1900 East 9th Street, Suite 3200
 
 
 
 
Cleveland, OH 44114-3482
 
 
 
 
 
 
 
 
 
T 216.621.0200
 
 
 
 
F 216.696.0740
 
 
 
 
www.bakerlaw.com
March 4, 2014
 
 
 
 
 
 
 
 
 
Bloomin’ Brands, Inc.
 
 
 
 
2202 North West Shore Boulevard, Suite 500
 
 
 
Tampa, Florida 33607
 
 
 
 
 
 
 
 
 
Ladies and Gentlemen:
 
 
 
 
We have acted as counsel for Bloomin’ Brands, Inc., a Delaware corporation (the “Company”), in connection with a prospectus supplement dated March 4, 2014 (the “Prospectus Supplement”) relating to the offer and sale by selling stockholders (the “Selling Stockholders”) of 18,000,000 shares of the Company’s common stock, par value $0.01 per share (the “Common Stock”), plus up to an additional 2,700,000 shares of Common Stock that may be sold pursuant to a 30-day option granted by certain of the Selling Stockholders to the underwriters (such 20,700,000 shares of Common Stock, the “Shares”). The Prospectus Supplement supplements a prospectus dated March 4, 2014 (the “Prospectus”) contained in the Registration Statement on Form S-3 (Registration No. 333-194295) (the “Registration Statement”) filed by the Company with the Securities and Exchange Commission ( the “Commission”) under the Securities Act of 1933, as amended ( the “Securities Act”).

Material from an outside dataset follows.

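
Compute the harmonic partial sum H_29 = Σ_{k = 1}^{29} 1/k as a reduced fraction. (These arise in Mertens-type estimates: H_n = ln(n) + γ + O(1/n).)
H_29 = 9227046511387/2329089562800

Direct summation: H_29 = 1 + 1/2 + ... + 1/29. The least common denominator is lcm(1, ..., 29) = 2329089562800; over this denominator the numerator is 2329089562800 + 1164544781400 + 776363187600 + 582272390700 + 465817912560 + 388181593800 + 332727080400 + 291136195350 + 258787729200 + 232908956280 + 211735414800 + 194090796900 + 179160735600 + 166363540200 + 155272637520 + 145568097675 + 137005268400 + 129393864600 + 122583661200 + 116454478140 + 110909026800 + 105867707400 + 101264763600 + 97045398450 + 93163582512 + 89580367800 + 86262576400 + 83181770100 + 80313433200 = 9227046511387, so H_29 = 9227046511387/2329089562800 (already in lowest terms) ≈ 3.96165. (The PNT-adjacent estimate ln(29) + γ ≈ 3.94451 matches within O(1/n).)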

We have examined such documents and such matters of fact and law as we deem necessary to render the opinions contained herein. In our examination, we have assumed, but have not independently verified, the genuineness of all signatures, the conformity to original documents of all documents submitted to us as certified, facsimile or other copies, and the authenticity of all such documents. As to questions of fact material to this opinion, we have relied on certificates or comparable documents of public officials and of officers and representatives of the Company.
Based on the foregoing, and subject to the qualifications stated herein, we are of the opinion that the Shares are validly issued, fully paid and non-assessable.

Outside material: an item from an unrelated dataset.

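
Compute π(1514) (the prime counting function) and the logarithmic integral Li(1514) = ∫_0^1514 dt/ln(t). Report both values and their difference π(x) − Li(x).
π(1514) = 240;  Li(1514) ≈ 249.73;  π(x) − Li(x) ≈ -9.73.

Direct count of primes ≤ 1514 gives π(1514) = 240. Numerical evaluation of the logarithmic integral gives Li(1514) ≈ 249.73. The difference π(x) − Li(x) ≈ -9.73 is typically negative for small/moderate x (Li(x) overestimates), though Littlewood's theorem shows this sign changes infinitely often.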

The opinions expressed herein are limited to the General Corporation Law of the State of Delaware and we express no opinion as to the effect on the matters covered by this letter of the laws of any other jurisdiction.

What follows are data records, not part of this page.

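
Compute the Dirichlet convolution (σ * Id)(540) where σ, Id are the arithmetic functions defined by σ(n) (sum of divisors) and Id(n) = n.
(σ * Id)(540) = 26554

Divisors of 540: [1, 2, 3, 4, 5, 6, 9, 10, 12, 15, 18, 20, 27, 30, 36, 45, 54, 60, 90, 108, 135, 180, 270, 540]. For each d | 540:
  d = 1: σ(1) · Id(540/1) = 1 · 540 = 540
  d = 2: σ(2) · Id(540/2) = 3 · 270 = 810
  d = 3: σ(3) · Id(540/3) = 4 · 180 = 720
  d = 4: σ(4) · Id(540/4) = 7 · 135 = 945
  d = 5: σ(5) · Id(540/5) = 6 · 108 = 648
  d = 6: σ(6) · Id(540/6) = 12 · 90 = 1080
  d = 9: σ(9) · Id(540/9) = 13 · 60 = 780
  d = 10: σ(10) · Id(540/10) = 18 · 54 = 972
  d = 12: σ(12) · Id(540/12) = 28 · 45 = 1260
  d = 15: σ(15) · Id(540/15) = 24 · 36 = 864
  d = 18: σ(18) · Id(540/18) = 39 · 30 = 1170
  d = 20: σ(20) · Id(540/20) = 42 · 27 = 1134
  d = 27: σ(27) · Id(540/27) = 40 · 20 = 800
  d = 30: σ(30) · Id(540/30) = 72 · 18 = 1296
  d = 36: σ(36) · Id(540/36) = 91 · 15 = 1365
  d = 45: σ(45) · Id(540/45) = 78 · 12 = 936
  d = 54: σ(54) · Id(540/54) = 120 · 10 = 1200
  d = 60: σ(60) · Id(540/60) = 168 · 9 = 1512
  d = 90: σ(90) · Id(540/90) = 234 · 6 = 1404
  d = 108: σ(108) · Id(540/108) = 280 · 5 = 1400
  d = 135: σ(135) · Id(540/135) = 240 · 4 = 960
  d = 180: σ(180) · Id(540/180) = 546 · 3 = 1638
  d = 270: σ(270) · Id(540/270) = 720 · 2 = 1440
  d = 540: σ(540) · Id(540/540) = 1680 · 1 = 1680
Summing: (σ * Id)(540) = 540 + 810 + 720 + 945 + 648 + 1080 + 780 + 972 + 1260 + 864 + 1170 + 1134 + 800 + 1296 + 1365 + 936 + 1200 + 1512 + 1404 + 1400 + 960 + 1638 + 1440 + 1680 = 26554.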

We hereby consent to the filing of this letter as Exhibit 5.1 to the Registration Statement and to the reference to our firm under the caption “Legal Matters” in the Prospectus Supplement. In giving such consent, we do not hereby admit that we are in the category of persons whose consent is required under Section 7 of the Securities Act or the rules and regulations of the Commission.